Force et vitalité de l’esthétique Ndebele
Couvrant comme nous venons de le voir des domaines aussi variés que le visuel, les arts peints, l’architecture, le produit et les arts vestimentaires, la pratique des femmes Ndebele est la meilleure preuve de la capacité d’une société de tradition à construire et à élaborer une unité stylistique rigoureuse et à la décliner en tous les aspects de l’exister. Les conditions même de sa naissance et de son essor qui sont l’obligation et l’urgence de sublimer un fait artistique somme toute brut et aride pour répondre à une tentative de dépréciation violente, trahit la force unique des ressorts internes de ce peuple. La vitalité qui se révèle enfin dans la capacité d’adaptation aux configurations nouvelles et à intégrer des outils, les supports, des préoccupations et des challenges nouveaux, à générer un consensus et à s’exporter est manifeste de l’extrême modernité de cet art. C’est dire que le fait Ndebele est toujours de son époque. Aussi les femmes ndebele peuvent- elles êtres invités à décorer un grand stade français (2007) ou à participer à une opération d’habillage original de carlingue initiée par BMW (2004). Le génie des femmes ndebele qui firent face aux forces coercitives et culturicides de la colonisation par l’invention d’un art dynamique, n’est ce pas une des réponses que l’histoire porte à ceux qui pensent que l’africain jamais ne s’élance « vers l’avenir ?» L’analyse des particularismes artistiques ndebele permet aussi de tordre le cou à nombre de présupposées sur l’esthétique « sauvage » tout en permettant avec pertinence de penser à la fois les problématiques contemporaines du patrimoine vivant africain et celle de l’histoire des rapports de l’art international aux formes africaines.

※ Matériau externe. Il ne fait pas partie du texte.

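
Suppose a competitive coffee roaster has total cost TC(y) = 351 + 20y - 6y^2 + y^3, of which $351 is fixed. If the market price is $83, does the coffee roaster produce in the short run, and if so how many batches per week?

Strip out fixed cost: VC = 20y - 6y^2 + y^3. Then AVC = 20 - 6y + y^2 and MC = 20 - 12y + 3y^2.
AVC hits its minimum where MC = AVC, at y = 3, giving min AVC = 20 - 6·3 + 3^2 = $11.
P = $83 exceeds min AVC = $11, so the firm stays open.
Set P = MC: 83 = 20 - 12y + 3y^2 → -63 - 12y + 3y^2 = 0. The roots are y = -3 and y = 7; the profit-maximizing output is on the rising part of MC, so y* = 7.
Check: AVC at y = 7 is $27 ≤ P, so revenue covers variable cost.
Profit = P·y − TC = 83·7 − 540 = $41.

Produce at y = 7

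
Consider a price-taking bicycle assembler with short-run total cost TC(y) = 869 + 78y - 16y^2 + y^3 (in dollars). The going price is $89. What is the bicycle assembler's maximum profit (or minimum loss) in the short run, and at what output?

AVC = 78 - 16y + y^2 has its minimum $14 at y = 8; price $89 clears that bar, so the firm operates.
With MC = 78 - 32y + 3y^2, P = MC on the upward-sloping part at y* = 11.
TR = 89·11 = 979. TC = 869 + 253 = 1122. Profit = 979 − 1122 = -$143.
By producing, the firm covers all variable cost plus $726 of fixed cost; shutting down would lose the full $869.

Profit = -$143 at y = 11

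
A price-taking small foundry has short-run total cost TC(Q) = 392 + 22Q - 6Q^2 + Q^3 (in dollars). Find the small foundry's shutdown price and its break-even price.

AVC = 22 - 6Q + Q^2; minimized at Q = 3, giving min AVC = $13. That is the shutdown price.
ATC = 392/Q + 22 - 6Q + Q^2. Setting dATC/dQ = −392/Q^2 − 6 + 2Q = 0 gives Q = 7 (since 2·7^3 − 6·7^2 = 392).
min ATC = 392/7 + 22 − 6·7 + 7^2 = $85. That is the break-even price.
For $13 ≤ P < $85 the firm produces at a loss; below $13 it shuts down.

Shutdown price = $13; break-even price = $85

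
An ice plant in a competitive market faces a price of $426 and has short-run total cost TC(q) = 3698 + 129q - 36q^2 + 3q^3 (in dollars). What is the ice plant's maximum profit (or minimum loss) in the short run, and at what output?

AVC = 129 - 36q + 3q^2; min AVC = $21 at q = 6. Since P = $426 ≥ min AVC, the firm produces.
With MC = 129 - 72q + 9q^2, P = MC on the upward-sloping part at q* = 11.
TR = 426·11 = 4686. TC = 3698 + 1056 = 4754. Profit = 4686 − 4754 = -$68.
Shutting down would mean losing the fixed cost of $3698, so operating at a loss of $68 is better by $3630.

Profit = -$68 at q = 11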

La rigueur de forme et de composition, l’économie, la « pureté » traduisent l’esprit éminemment contemporain de l’art ndebele. On ne pourra d’ailleurs manquer de rapprocher ce langage graphique abstrait et minimaliste des recherches d’un Kandinsky ou d’un Mondrian. Le travail du dernier pouvant même être qualifié de type ndebele. Le diktat du géométrique, la « synthèse de l’architecture, des arts décoratifs, et des arts plastiques » et le « strict emploi des couleurs fondamentales » qui formaient la devise du mouvement hollandais “De Stijl”, sonnent comme un écho à l‘esthétique ndebele. Et puisqu’il est permis de penser que Mondrian et Van Doesburg, les pères du De Stijl, n’étaient pas ignorants de l’art de ndebele, il serait intéressant de questionner des liens probables entre ces deux phénomènes, au moins autant qu’ont pu l’être la relation de Modigliani à l’art Baoulé et celle de Picasso par exemple au Fang. Il suffit de rappeler que De Stijl offrit à l’Occident les armes esthétiques qui lui permirent sa révolution de l’art, du design et de l’architecture moderne pour une fois encore mesurer l’importance de tel recherche. Tel une réponse anticipée à ceux qu’un certain malthusianisme intellectuel amèneraient à dire que « l’homme africain n’est pas assez entré dans l’histoire », les anonymes femmes du Transvaal se dressent droites devant leur Umuzi et nous jettent à la gueule leur art qui a été de l’aventure du moderne.
Mais il ya surtout à retenir que l’art ndebelé est un art renaissant et que les Filles des étoiles témoignent de ce que libéré des superstitions paralysantes et de la torpeur, les formes “sauvages” fleurissent admirablement et le génie africain explose, et s’impose à la face du monde.